Rare breeds and long-wool sheep are popular for their fiber, as are alpacas, llamas, camels, bison, quiviut, yak and various species of goats such as angora or cashmere. Even dog and cat fibers can be processed. “We have a variety of options,” Brandon said. “Everything has a possibility.”

The color of the fiber is also important, Brandon said.

“Breeders love brown animals, but brown fiber isn’t selling in retail markets,” she said. “Still, color sells. And it doesn’t matter which color, because somebody will like it. I know this sounds odd, but the color I love the most tends to be the last one to sell. I thought it was because I had bad taste, but it’s about my personality.”

Knowing the customer’s personality is much like knowing their tastes in yarn, she added. “Right now, one of the hottest trends is in yarn with texture. That’s where customers are heading,” she said. “Blends are also popular, and there’s been a big change in the last eight years. At first nobody wanted anything blended into alpaca—it had to be 100 percent alpaca wool. But there’s no such thing as a perfect fiber; each has its own challenges. Blending can make them a little bit better, and it’s become a huge amount of our business.”

It’s also important to know what makes great yarn. Her advice for novices is to hang around specialty yarn shops and talk to both customers and business owners about their favorite yarns and fibers. “Ask questions that you need to know anyway,” she said. “End users are looking for sellers who who have at least a basic knowledge of their products. Talking to them builds relationships and earns trust. That’s what it’s all about. You also gain experience from someone who’s already doing it.”

The most successful fiber producers are those who sell finished products as well as processed yarns and rovings, she said, but much of that market lies beyond the immediate area. “You can’t sell all of your fiber locally because we’re in a conservative area,” she said. “The biggest possibility for marketing local products are social media marketing and having an online presence.”
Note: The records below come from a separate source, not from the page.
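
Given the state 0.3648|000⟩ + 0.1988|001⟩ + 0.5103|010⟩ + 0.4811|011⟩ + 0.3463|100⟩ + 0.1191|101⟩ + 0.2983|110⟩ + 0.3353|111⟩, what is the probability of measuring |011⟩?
0.2315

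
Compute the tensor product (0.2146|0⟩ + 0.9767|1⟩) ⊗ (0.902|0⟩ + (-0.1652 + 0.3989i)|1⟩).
0.1936|00⟩ + (-0.03545 + 0.0856i)|01⟩ + 0.881|10⟩ + (-0.1614 + 0.3896i)|11⟩

amp(|b₁b₂…⟩) = product of the factor amplitudes for bits b₁, b₂, …; only kets whose every factor amplitude is nonzero survive.
|00⟩: (0.2146)(0.902) = 0.1936
|01⟩: (0.2146)(-0.1652 + 0.3989i) = (-0.03545 + 0.0856i)
|10⟩: (0.9767)(0.902) = 0.881
|11⟩: (0.9767)(-0.1652 + 0.3989i) = (-0.1614 + 0.3896i)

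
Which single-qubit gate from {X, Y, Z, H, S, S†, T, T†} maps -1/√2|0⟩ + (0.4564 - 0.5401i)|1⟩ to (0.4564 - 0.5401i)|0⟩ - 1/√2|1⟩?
X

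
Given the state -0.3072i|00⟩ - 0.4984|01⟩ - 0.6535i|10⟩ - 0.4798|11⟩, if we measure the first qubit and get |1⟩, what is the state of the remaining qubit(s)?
-0.8061i|0⟩ - 0.5918|1⟩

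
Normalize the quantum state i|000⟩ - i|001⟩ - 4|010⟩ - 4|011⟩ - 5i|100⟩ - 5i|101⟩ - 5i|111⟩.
0.09578i|000⟩ - 0.09578i|001⟩ - 0.3831|010⟩ - 0.3831|011⟩ - 0.4789i|100⟩ - 0.4789i|101⟩ - 0.4789i|111⟩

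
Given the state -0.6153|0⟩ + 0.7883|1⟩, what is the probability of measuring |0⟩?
0.3786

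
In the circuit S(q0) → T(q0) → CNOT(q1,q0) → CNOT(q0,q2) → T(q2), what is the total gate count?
5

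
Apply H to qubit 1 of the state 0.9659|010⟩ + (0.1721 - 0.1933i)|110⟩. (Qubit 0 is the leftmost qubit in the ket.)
0.683|000⟩ - 0.683|010⟩ + (0.1217 - 0.1367i)|100⟩ + (-0.1217 + 0.1367i)|110⟩

H on qubit 1 mixes each pair of kets that differ only in qubit 1: amplitudes (a, b) of (|…0…⟩, |…1…⟩) become ((a + b)/√2, (a − b)/√2). Kets absent from the input have amplitude 0.
(|000⟩, |010⟩): (a, b) = (0, 0.9659) → (0.683, -0.683)
(|100⟩, |110⟩): (a, b) = (0, (0.1721 - 0.1933i)) → ((0.1217 - 0.1367i), (-0.1217 + 0.1367i))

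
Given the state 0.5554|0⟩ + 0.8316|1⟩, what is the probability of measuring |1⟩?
0.6916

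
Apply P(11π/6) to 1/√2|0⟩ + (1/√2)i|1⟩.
1/√2|0⟩ + (1/√8 + 0.6124i)|1⟩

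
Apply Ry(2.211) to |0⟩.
0.4487|0⟩ + 0.8937|1⟩

Ry(2.211) = [[cos(θ/2), −sin(θ/2)], [sin(θ/2), cos(θ/2)]]; θ = 2.211, cos(θ/2) ≈ 0.448688, sin(θ/2) ≈ 0.893689.
With a = amp(|0⟩) = 1 and b = amp(|1⟩) = 0:
new amp(|0⟩) = (0.448688)·a + (-0.893689)·b = 0.4487
new amp(|1⟩) = (0.893689)·a + (0.448688)·b = 0.8937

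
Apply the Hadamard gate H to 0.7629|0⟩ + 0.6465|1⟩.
0.9966|0⟩ + 0.08231|1⟩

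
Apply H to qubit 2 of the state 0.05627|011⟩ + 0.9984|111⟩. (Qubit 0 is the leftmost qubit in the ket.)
0.03979|010⟩ - 0.03979|011⟩ + 0.706|110⟩ - 0.706|111⟩

H on qubit 2 mixes each pair of kets that differ only in qubit 2: amplitudes (a, b) of (|…0…⟩, |…1…⟩) become ((a + b)/√2, (a − b)/√2). Kets absent from the input have amplitude 0.
(|010⟩, |011⟩): (a, b) = (0, 0.05627) → (0.03979, -0.03979)
(|110⟩, |111⟩): (a, b) = (0, 0.9984) → (0.706, -0.706)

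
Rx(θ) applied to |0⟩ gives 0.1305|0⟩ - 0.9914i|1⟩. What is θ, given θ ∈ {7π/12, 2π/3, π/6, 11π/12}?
11π/12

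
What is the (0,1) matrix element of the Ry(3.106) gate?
-0.9998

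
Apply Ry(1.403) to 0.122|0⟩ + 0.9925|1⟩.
-0.5473|0⟩ + 0.8369|1⟩

Ry(1.403) = [[cos(θ/2), −sin(θ/2)], [sin(θ/2), cos(θ/2)]]; θ = 1.403, cos(θ/2) ≈ 0.763875, sin(θ/2) ≈ 0.645364.
With a = amp(|0⟩) = 0.122 and b = amp(|1⟩) = 0.9925:
new amp(|0⟩) = (0.763875)·a + (-0.645364)·b = -0.5473
new amp(|1⟩) = (0.645364)·a + (0.763875)·b = 0.8369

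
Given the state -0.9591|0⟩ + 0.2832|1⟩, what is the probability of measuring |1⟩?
0.0802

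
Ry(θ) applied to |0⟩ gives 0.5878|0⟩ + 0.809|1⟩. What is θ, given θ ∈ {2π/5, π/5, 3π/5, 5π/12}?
3π/5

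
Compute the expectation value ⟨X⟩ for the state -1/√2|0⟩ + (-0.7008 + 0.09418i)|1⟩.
0.9911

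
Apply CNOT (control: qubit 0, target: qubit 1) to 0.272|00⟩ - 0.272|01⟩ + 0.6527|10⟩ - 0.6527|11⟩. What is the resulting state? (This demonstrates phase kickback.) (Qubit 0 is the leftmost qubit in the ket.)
0.272|00⟩ - 0.272|01⟩ - 0.6527|10⟩ + 0.6527|11⟩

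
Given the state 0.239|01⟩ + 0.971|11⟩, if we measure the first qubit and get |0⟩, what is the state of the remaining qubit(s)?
|1⟩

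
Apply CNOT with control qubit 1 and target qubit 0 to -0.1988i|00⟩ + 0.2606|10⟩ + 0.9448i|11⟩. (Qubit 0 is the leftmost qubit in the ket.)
-0.1988i|00⟩ + 0.9448i|01⟩ + 0.2606|10⟩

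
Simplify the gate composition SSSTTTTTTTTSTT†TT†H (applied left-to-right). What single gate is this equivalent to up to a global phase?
H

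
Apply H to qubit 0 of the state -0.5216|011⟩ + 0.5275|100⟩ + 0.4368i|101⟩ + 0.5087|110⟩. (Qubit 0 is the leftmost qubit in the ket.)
0.373|000⟩ + 0.3089i|001⟩ + 0.3597|010⟩ - 0.3688|011⟩ - 0.373|100⟩ - 0.3089i|101⟩ - 0.3597|110⟩ - 0.3688|111⟩

H on qubit 0 mixes each pair of kets that differ only in qubit 0: amplitudes (a, b) of (|…0…⟩, |…1…⟩) become ((a + b)/√2, (a − b)/√2). Kets absent from the input have amplitude 0.
(|000⟩, |100⟩): (a, b) = (0, 0.5275) → (0.373, -0.373)
(|001⟩, |101⟩): (a, b) = (0, 0.4368i) → (0.3089i, -0.3089i)
(|010⟩, |110⟩): (a, b) = (0, 0.5087) → (0.3597, -0.3597)
(|011⟩, |111⟩): (a, b) = (-0.5216, 0) → (-0.3688, -0.3688)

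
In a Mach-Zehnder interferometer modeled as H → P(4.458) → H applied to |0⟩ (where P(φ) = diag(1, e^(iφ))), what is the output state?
(0.3742 - 0.4839i)|0⟩ + (0.6258 + 0.4839i)|1⟩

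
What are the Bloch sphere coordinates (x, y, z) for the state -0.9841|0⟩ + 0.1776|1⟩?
(-0.3496, 0, 0.9369)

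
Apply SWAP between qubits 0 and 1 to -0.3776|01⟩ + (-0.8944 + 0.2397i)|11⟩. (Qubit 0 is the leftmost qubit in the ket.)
-0.3776|10⟩ + (-0.8944 + 0.2397i)|11⟩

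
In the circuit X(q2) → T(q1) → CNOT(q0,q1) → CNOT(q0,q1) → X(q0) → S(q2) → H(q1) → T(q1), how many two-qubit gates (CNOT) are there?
2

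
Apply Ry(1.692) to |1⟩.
-0.7486|0⟩ + 0.663|1⟩

Ry(1.692) = [[cos(θ/2), −sin(θ/2)], [sin(θ/2), cos(θ/2)]]; θ = 1.692, cos(θ/2) ≈ 0.662983, sin(θ/2) ≈ 0.748634.
With a = amp(|0⟩) = 0 and b = amp(|1⟩) = 1:
new amp(|0⟩) = (0.662983)·a + (-0.748634)·b = -0.7486
new amp(|1⟩) = (0.748634)·a + (0.662983)·b = 0.663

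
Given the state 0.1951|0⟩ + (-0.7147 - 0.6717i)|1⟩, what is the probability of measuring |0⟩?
0.03806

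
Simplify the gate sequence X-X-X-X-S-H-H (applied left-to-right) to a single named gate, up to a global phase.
S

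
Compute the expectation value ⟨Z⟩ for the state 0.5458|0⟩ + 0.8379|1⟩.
-0.4042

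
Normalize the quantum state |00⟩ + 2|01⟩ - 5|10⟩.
0.1826|00⟩ + 0.3651|01⟩ - 0.9129|10⟩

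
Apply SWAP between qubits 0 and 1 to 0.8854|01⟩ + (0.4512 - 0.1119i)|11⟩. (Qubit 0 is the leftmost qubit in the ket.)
0.8854|10⟩ + (0.4512 - 0.1119i)|11⟩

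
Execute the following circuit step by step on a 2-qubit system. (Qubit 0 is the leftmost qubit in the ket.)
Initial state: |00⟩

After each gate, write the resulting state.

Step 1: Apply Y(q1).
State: i|01⟩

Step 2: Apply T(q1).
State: (-1/√2 + (1/√2)i)|01⟩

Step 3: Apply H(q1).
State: (-1/2 + (1/2)i)|00⟩ + (1/2 - (1/2)i)|01⟩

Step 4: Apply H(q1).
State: (-1/√2 + (1/√2)i)|01⟩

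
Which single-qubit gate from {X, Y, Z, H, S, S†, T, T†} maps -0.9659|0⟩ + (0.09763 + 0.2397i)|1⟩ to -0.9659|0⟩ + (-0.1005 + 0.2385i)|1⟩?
T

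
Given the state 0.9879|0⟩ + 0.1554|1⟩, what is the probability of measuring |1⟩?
0.02415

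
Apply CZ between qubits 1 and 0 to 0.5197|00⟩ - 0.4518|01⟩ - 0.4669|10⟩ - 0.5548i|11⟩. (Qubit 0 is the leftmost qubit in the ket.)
0.5197|00⟩ - 0.4518|01⟩ - 0.4669|10⟩ + 0.5548i|11⟩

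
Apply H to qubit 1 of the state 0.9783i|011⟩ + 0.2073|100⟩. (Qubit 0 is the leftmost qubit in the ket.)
0.6918i|001⟩ - 0.6918i|011⟩ + 0.1466|100⟩ + 0.1466|110⟩

H on qubit 1 mixes each pair of kets that differ only in qubit 1: amplitudes (a, b) of (|…0…⟩, |…1…⟩) become ((a + b)/√2, (a − b)/√2). Kets absent from the input have amplitude 0.
(|001⟩, |011⟩): (a, b) = (0, 0.9783i) → (0.6918i, -0.6918i)
(|100⟩, |110⟩): (a, b) = (0.2073, 0) → (0.1466, 0.1466)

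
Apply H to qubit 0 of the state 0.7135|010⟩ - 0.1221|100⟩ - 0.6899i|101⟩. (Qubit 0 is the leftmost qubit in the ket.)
-0.08634|000⟩ - 0.4878i|001⟩ + 0.5045|010⟩ + 0.08634|100⟩ + 0.4878i|101⟩ + 0.5045|110⟩

H on qubit 0 mixes each pair of kets that differ only in qubit 0: amplitudes (a, b) of (|…0…⟩, |…1…⟩) become ((a + b)/√2, (a − b)/√2). Kets absent from the input have amplitude 0.
(|000⟩, |100⟩): (a, b) = (0, -0.1221) → (-0.08634, 0.08634)
(|001⟩, |101⟩): (a, b) = (0, -0.6899i) → (-0.4878i, 0.4878i)
(|010⟩, |110⟩): (a, b) = (0.7135, 0) → (0.5045, 0.5045)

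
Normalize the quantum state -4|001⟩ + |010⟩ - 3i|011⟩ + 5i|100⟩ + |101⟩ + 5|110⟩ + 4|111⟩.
-0.4148|001⟩ + 0.1037|010⟩ - 0.3111i|011⟩ + 0.5185i|100⟩ + 0.1037|101⟩ + 0.5185|110⟩ + 0.4148|111⟩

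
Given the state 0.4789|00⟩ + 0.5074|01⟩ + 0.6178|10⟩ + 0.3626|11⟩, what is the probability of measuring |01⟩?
0.2575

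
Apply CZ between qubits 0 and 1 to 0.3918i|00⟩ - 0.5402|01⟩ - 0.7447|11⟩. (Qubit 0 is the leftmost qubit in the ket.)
0.3918i|00⟩ - 0.5402|01⟩ + 0.7447|11⟩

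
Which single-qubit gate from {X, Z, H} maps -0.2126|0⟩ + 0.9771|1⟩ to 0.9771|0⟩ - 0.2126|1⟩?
X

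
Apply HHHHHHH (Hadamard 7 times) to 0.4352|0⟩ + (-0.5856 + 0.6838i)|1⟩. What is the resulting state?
(-0.1063 + 0.4835i)|0⟩ + (0.7218 - 0.4835i)|1⟩

H² = I, so H^7 = H: a single Hadamard. With (a, b) = (0.4352, (-0.5856 + 0.6838i)), H gives ((a + b)/√2, (a − b)/√2) = ((-0.1063 + 0.4835i), (0.7218 - 0.4835i)).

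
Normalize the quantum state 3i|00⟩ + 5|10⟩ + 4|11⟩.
0.4243i|00⟩ + 1/√2|10⟩ + 0.5657|11⟩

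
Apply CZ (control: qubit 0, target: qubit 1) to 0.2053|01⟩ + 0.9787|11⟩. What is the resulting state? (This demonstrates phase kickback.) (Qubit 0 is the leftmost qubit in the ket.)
0.2053|01⟩ - 0.9787|11⟩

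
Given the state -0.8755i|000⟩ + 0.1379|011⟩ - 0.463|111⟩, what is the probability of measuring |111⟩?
0.2144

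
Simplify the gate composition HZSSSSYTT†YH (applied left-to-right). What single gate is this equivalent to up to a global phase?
X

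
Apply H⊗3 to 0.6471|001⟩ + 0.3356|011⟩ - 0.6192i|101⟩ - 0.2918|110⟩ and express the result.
(0.2443 - 0.2189i)|000⟩ + (-0.4506 + 0.2189i)|001⟩ + (0.2133 - 0.2189i)|010⟩ + (-0.006965 + 0.2189i)|011⟩ + (0.4506 + 0.2189i)|100⟩ + (-0.2443 - 0.2189i)|101⟩ + (0.006965 + 0.2189i)|110⟩ + (-0.2133 - 0.2189i)|111⟩

H⊗3 gives amp(|y⟩) = (1/2√2) Σ_x (−1)^(x·y) amp(|x⟩), where x·y is the number of positions in which both x and y have a 1.
|000⟩: (0.6471 + 0.3356 - 0.6192i - 0.2918)/(2√2) = (0.2443 - 0.2189i)
|001⟩: (-0.6471 - 0.3356 + 0.6192i - 0.2918)/(2√2) = (-0.4506 + 0.2189i)
|010⟩: (0.6471 - 0.3356 - 0.6192i + 0.2918)/(2√2) = (0.2133 - 0.2189i)
|011⟩: (-0.6471 + 0.3356 + 0.6192i + 0.2918)/(2√2) = (-0.006965 + 0.2189i)
|100⟩: (0.6471 + 0.3356 + 0.6192i + 0.2918)/(2√2) = (0.4506 + 0.2189i)
|101⟩: (-0.6471 - 0.3356 - 0.6192i + 0.2918)/(2√2) = (-0.2443 - 0.2189i)
|110⟩: (0.6471 - 0.3356 + 0.6192i - 0.2918)/(2√2) = (0.006965 + 0.2189i)
|111⟩: (-0.6471 + 0.3356 - 0.6192i - 0.2918)/(2√2) = (-0.2133 - 0.2189i)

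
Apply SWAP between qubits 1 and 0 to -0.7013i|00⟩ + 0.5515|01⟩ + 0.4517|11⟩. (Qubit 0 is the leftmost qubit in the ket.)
-0.7013i|00⟩ + 0.5515|10⟩ + 0.4517|11⟩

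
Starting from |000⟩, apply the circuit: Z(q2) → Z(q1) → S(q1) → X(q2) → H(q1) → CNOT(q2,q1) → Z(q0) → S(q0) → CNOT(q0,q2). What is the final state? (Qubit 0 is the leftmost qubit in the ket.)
1/√2|001⟩ + 1/√2|011⟩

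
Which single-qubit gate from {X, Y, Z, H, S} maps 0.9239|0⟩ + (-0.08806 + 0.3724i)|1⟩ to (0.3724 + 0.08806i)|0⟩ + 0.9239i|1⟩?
Y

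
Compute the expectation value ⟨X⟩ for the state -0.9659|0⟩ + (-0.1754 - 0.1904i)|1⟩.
0.3388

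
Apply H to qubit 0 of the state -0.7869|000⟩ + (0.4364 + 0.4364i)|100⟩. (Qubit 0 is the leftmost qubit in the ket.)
(-0.2478 + 0.3086i)|000⟩ + (-0.865 - 0.3086i)|100⟩

H on qubit 0 mixes each pair of kets that differ only in qubit 0: amplitudes (a, b) of (|…0…⟩, |…1…⟩) become ((a + b)/√2, (a − b)/√2). Kets absent from the input have amplitude 0.
(|000⟩, |100⟩): (a, b) = (-0.7869, (0.4364 + 0.4364i)) → ((-0.2478 + 0.3086i), (-0.865 - 0.3086i))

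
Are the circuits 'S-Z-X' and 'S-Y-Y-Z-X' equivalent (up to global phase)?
Yes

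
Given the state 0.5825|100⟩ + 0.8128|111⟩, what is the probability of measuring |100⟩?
0.3393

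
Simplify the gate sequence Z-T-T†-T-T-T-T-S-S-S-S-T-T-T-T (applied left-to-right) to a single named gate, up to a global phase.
Z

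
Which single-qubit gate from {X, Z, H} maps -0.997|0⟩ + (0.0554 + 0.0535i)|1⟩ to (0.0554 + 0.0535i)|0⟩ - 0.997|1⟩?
X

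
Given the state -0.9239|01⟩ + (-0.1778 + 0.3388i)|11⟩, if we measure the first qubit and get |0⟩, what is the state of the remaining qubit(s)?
-|1⟩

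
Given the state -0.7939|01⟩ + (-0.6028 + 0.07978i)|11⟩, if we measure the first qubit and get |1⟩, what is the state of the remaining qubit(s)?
(-0.9914 + 0.1312i)|1⟩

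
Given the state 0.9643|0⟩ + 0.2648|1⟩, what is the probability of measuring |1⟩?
0.07012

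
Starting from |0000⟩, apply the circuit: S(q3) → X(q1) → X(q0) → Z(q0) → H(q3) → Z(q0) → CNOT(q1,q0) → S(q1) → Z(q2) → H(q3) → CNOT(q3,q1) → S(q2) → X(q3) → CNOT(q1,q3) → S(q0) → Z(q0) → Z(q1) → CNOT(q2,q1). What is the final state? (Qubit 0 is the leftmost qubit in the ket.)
-i|0100⟩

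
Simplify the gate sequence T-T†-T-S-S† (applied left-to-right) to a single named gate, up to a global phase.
T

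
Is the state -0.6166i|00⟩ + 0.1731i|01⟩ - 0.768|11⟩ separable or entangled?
Entangled

Writing the state as a|00⟩ + b|01⟩ + c|10⟩ + d|11⟩, it is a product state iff ad − bc = 0.
Here (a, b, c, d) = (-0.6166i, 0.1731i, 0, -0.768): ad − bc = (-0.6166i)(-0.768) − (0.1731i)(0) = 0.4735i ≠ 0, so the state is entangled.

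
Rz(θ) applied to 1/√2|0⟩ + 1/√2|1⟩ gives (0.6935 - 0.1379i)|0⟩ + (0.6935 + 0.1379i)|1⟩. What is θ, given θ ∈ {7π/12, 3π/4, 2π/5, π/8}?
π/8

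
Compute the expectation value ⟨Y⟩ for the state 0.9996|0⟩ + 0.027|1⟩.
0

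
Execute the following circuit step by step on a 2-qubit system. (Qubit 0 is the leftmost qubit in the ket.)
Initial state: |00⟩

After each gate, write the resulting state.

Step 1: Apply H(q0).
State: 1/√2|00⟩ + 1/√2|10⟩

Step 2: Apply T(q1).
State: 1/√2|00⟩ + 1/√2|10⟩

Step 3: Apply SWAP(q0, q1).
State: 1/√2|00⟩ + 1/√2|01⟩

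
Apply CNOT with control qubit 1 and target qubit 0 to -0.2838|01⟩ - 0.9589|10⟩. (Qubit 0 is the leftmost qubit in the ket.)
-0.9589|10⟩ - 0.2838|11⟩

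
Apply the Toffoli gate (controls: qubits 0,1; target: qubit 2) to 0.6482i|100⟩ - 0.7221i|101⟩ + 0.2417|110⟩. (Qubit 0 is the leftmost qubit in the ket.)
0.6482i|100⟩ - 0.7221i|101⟩ + 0.2417|111⟩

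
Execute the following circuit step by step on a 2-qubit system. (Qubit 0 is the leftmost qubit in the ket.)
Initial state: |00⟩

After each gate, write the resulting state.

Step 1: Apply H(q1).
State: 1/√2|00⟩ + 1/√2|01⟩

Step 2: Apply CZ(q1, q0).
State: 1/√2|00⟩ + 1/√2|01⟩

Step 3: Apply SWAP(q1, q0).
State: 1/√2|00⟩ + 1/√2|10⟩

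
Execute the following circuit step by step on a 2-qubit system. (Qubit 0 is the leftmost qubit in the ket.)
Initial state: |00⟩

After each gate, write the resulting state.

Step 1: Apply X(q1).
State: |01⟩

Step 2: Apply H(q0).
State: 1/√2|01⟩ + 1/√2|11⟩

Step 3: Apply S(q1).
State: (1/√2)i|01⟩ + (1/√2)i|11⟩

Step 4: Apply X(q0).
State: (1/√2)i|01⟩ + (1/√2)i|11⟩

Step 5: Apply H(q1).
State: (1/2)i|00⟩ - (1/2)i|01⟩ + (1/2)i|10⟩ - (1/2)i|11⟩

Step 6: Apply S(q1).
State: (1/2)i|00⟩ + 1/2|01⟩ + (1/2)i|10⟩ + 1/2|11⟩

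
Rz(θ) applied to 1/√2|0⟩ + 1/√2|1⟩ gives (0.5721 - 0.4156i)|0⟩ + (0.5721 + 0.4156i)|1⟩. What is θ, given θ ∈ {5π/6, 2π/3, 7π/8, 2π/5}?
2π/5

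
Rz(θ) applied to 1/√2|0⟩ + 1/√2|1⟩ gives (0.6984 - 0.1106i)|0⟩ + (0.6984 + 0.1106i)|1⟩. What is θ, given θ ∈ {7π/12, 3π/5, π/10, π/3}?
π/10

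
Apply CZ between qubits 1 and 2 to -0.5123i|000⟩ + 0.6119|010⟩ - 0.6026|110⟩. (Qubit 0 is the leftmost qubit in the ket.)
-0.5123i|000⟩ + 0.6119|010⟩ - 0.6026|110⟩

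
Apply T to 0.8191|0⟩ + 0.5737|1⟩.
0.8191|0⟩ + (0.4057 + 0.4057i)|1⟩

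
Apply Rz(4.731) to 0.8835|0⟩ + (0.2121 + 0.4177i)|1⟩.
(-0.6305 - 0.6189i)|0⟩ + (-0.444 - 0.1495i)|1⟩

Rz(4.731) = [[e^(−iθ/2), 0], [0, e^(iθ/2)]] with e^(±iθ/2) = cos(θ/2) ± i·sin(θ/2); θ = 4.731, cos(θ/2) ≈ -0.713656, sin(θ/2) ≈ 0.700496.
With a = amp(|0⟩) = 0.8835 and b = amp(|1⟩) = (0.2121 + 0.4177i):
new amp(|0⟩) = (-0.713656 - 0.700496i)·a = (-0.6305 - 0.6189i)
new amp(|1⟩) = (-0.713656 + 0.700496i)·b = (-0.444 - 0.1495i)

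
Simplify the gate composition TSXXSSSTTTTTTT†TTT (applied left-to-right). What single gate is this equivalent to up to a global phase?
T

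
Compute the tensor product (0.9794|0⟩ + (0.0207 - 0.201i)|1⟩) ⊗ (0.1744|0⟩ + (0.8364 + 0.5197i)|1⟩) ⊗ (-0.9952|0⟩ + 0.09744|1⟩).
-0.17|000⟩ + 0.01664|001⟩ + (-0.8152 - 0.5066i)|010⟩ + (0.07982 + 0.0496i)|011⟩ + (-0.003593 + 0.03489i)|100⟩ + (0.0003518 - 0.003416i)|101⟩ + (-0.1212 + 0.1566i)|110⟩ + (0.01187 - 0.01533i)|111⟩

amp(|b₁b₂…⟩) = product of the factor amplitudes for bits b₁, b₂, …; only kets whose every factor amplitude is nonzero survive.
|000⟩: (0.9794)(0.1744)(-0.9952) = -0.17
|001⟩: (0.9794)(0.1744)(0.09744) = 0.01664
|010⟩: (0.9794)(0.8364 + 0.5197i)(-0.9952) = (-0.8152 - 0.5066i)
|011⟩: (0.9794)(0.8364 + 0.5197i)(0.09744) = (0.07982 + 0.0496i)
|100⟩: (0.0207 - 0.201i)(0.1744)(-0.9952) = (-0.003593 + 0.03489i)
|101⟩: (0.0207 - 0.201i)(0.1744)(0.09744) = (0.0003518 - 0.003416i)
|110⟩: (0.0207 - 0.201i)(0.8364 + 0.5197i)(-0.9952) = (-0.1212 + 0.1566i)
|111⟩: (0.0207 - 0.201i)(0.8364 + 0.5197i)(0.09744) = (0.01187 - 0.01533i)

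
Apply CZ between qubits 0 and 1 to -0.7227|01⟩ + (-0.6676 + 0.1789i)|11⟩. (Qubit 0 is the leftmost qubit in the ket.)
-0.7227|01⟩ + (0.6676 - 0.1789i)|11⟩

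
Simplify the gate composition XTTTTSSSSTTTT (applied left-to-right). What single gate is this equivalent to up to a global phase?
X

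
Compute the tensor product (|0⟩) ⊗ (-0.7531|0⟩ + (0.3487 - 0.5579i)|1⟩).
-0.7531|00⟩ + (0.3487 - 0.5579i)|01⟩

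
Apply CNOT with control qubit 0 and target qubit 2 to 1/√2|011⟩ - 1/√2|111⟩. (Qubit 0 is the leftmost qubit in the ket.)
1/√2|011⟩ - 1/√2|110⟩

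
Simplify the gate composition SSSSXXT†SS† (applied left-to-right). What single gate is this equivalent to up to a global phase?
T†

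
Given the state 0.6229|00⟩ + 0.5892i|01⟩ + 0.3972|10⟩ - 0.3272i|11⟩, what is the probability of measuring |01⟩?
0.3472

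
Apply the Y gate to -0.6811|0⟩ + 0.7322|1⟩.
-0.7322i|0⟩ - 0.6811i|1⟩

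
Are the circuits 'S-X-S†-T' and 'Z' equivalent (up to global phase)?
No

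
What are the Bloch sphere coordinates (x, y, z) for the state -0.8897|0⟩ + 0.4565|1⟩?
(-0.8123, 0, 0.5832)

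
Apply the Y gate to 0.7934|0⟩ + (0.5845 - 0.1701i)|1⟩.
(-0.1701 - 0.5845i)|0⟩ + 0.7934i|1⟩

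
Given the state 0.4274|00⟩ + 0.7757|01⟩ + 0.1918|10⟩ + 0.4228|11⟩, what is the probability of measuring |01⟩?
0.6017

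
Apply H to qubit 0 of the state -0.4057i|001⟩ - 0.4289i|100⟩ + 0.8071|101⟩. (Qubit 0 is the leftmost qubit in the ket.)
-0.3033i|000⟩ + (0.5707 - 0.2869i)|001⟩ + 0.3033i|100⟩ + (-0.5707 - 0.2869i)|101⟩

H on qubit 0 mixes each pair of kets that differ only in qubit 0: amplitudes (a, b) of (|…0…⟩, |…1…⟩) become ((a + b)/√2, (a − b)/√2). Kets absent from the input have amplitude 0.
(|000⟩, |100⟩): (a, b) = (0, -0.4289i) → (-0.3033i, 0.3033i)
(|001⟩, |101⟩): (a, b) = (-0.4057i, 0.8071) → ((0.5707 - 0.2869i), (-0.5707 - 0.2869i))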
Reputation is also a marketable quality. “End users are looking for a known quality,” Brandon said. “It’s cheaper to keep a customer than look for new customers. It takes time, but once you have somebody behind you that comes back, it’s worth it to work with that customer.”

Two additions to the retail store have made huge boosts in sales, she said. The mill now offers color swatches made from skeins that fall under standard lengths and project patterns for knitters and crocheters. “It’s simple, but the difference it made was amazing,” she said.

Pricing is another consideration for the fiber market. According to a survey conducted by the National NeedleArts Association, over $800 million was spent in 2013 by knitting, crocheting, spinning, weaving and needlepoint practitioners. Yarn sales from blends or natural fibers accounted for $377 million in sales.

“Niche marketing does not fit the Walmart mentality,” Brandon said. “Don’t be afraid to price it high because it can always go down. That’s me preaching to me because that’s been one of the most difficult things for me to learn. I’m Midwestern, very conservative and frugal.”

Probably the biggest influencer for breaking into niche marketing is your own local story, she said.

“You have a story to tell, and you need to tell it right,” she said. Folks that have been off the farm are now seeking relationships that get them back to their roots. We’ve pushed agritourism, and while this is the same theory, it doesn’t have to be tied to tourism.”

In the end, though, fiber producers have to be able to make money at this, Brandon said.

“The key is to adapt to conditions and changes.” she said. “I can’t keep up with all the things they’re doing with fiber. What works today might not work tomorrow. What works for me won’t necessarily work for you. We can still all work together to promote our businesses, but we have to constantly adapt. There are some exciting things coming up, and I’m excited about it.”